Last updated: Sun 30 Jun 2019, 7:58 PM

As meetings of the heads of state go, the annual G20 Summit is right up there, offering the perfect platform to discuss opportunities and address issues of common (read: global) interest. The Group of Twenty is an all-powerful group, with the G20 economies collectively accounting for half of the world's land area, 66 per cent of the earth's population, 80 per cent of the global trade, and 90 per cent of the global GDP. When such a power-packed forum convenes once a year, it brings together leaders from the mightiest nations - along with their finance and foreign ministers. So the annual opportunity that it offers to do good and mend what is broken in the components that power the world's economy, trade, environment and other such critical engines is not to be sneezed at.
But do leaders of this dominant club really make the most of the two-day window that the forum affords them? Or is it just another diplomatic jamboree, a handshake opportunity, better known for the jostling between global leaders for who gets to be in the front row of the so-called family photo than the declaration they sign at the end of it? If one were to look back at the news emanating out of the just-concluded 2019 G20 Osaka Summit, the two most reported achievements are that one, the US and China have decided to resume trade talks after putting a pin in their tit-for-tat tariff hikes. And two, that despite their very vocal differences, the G19+1 have agreed to a climate change declaration, on the same lines as Argentina. The US stuck to its decision to withdraw from the Paris Agreement.

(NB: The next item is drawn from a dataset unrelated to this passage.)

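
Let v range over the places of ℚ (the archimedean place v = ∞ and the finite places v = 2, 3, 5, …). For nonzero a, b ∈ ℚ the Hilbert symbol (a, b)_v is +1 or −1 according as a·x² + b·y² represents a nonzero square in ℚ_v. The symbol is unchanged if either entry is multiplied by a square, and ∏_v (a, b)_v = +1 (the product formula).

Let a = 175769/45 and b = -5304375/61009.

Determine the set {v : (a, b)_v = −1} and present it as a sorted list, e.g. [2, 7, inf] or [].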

The body language - the hugs, the smiles, the fist-bumps, and the handshakes - all made news (including German Chancellor Angela Merkel's pre-G20 summit trembling). As did the fact that Chinese President Xi Jinping made a last-minute switch with the Turkish president, giving up his spot right next to US President Donald Trump. Now these are carefully calibrated and assigned spots and one can be sure that such moves are not body odour-driven, but this made bigger news than the fact that there was no consensus on migration - despite the recent grim reminders given by the pictures of the bodies of Oscar Alberto Martinez Ramirez and his toddler daughter, who drowned in the muddy waters of the Rio Grande.
Then again, irrespective of Special Counsel Robert Mueller's scheduled public testimony on July 17, Trump's light-hearted 'warning' to Putin to not meddle in the 2020 US Presidential elections received widespread press. In fact, it was reported more than the fact that there was no real consensus on climate change - apologies but "we will look into a wide range of clean technologies and approaches, including smart cities, ecosystem and community-based approaches, nature-based solutions and traditional and indigenous knowledge" hardly demonstrates the urgency required to mitigate the record summer meltdown being witnessed in Europe.
Now don't get me wrong. The fact that Messrs Trump and Xi agreed to a trade truce means a lot to more economies that just theirs, but did they really need the company of the world's most powerful leaders to address what is, essentially, a bilateral issue? The main G20 themes - of sustainable development, global health, women's empowerment, employment, innovation, environment and energy, and the global economy - somehow seemed to have gotten lost in the boisterousness of Osaka. With the baton of the G20 presidency now passing to Saudi Arabia, hopefully Riyadh 2020 will be successful in, in Saudi Crown Prince Mohammed bin Salman's words, "finding consensus to resolve world crises."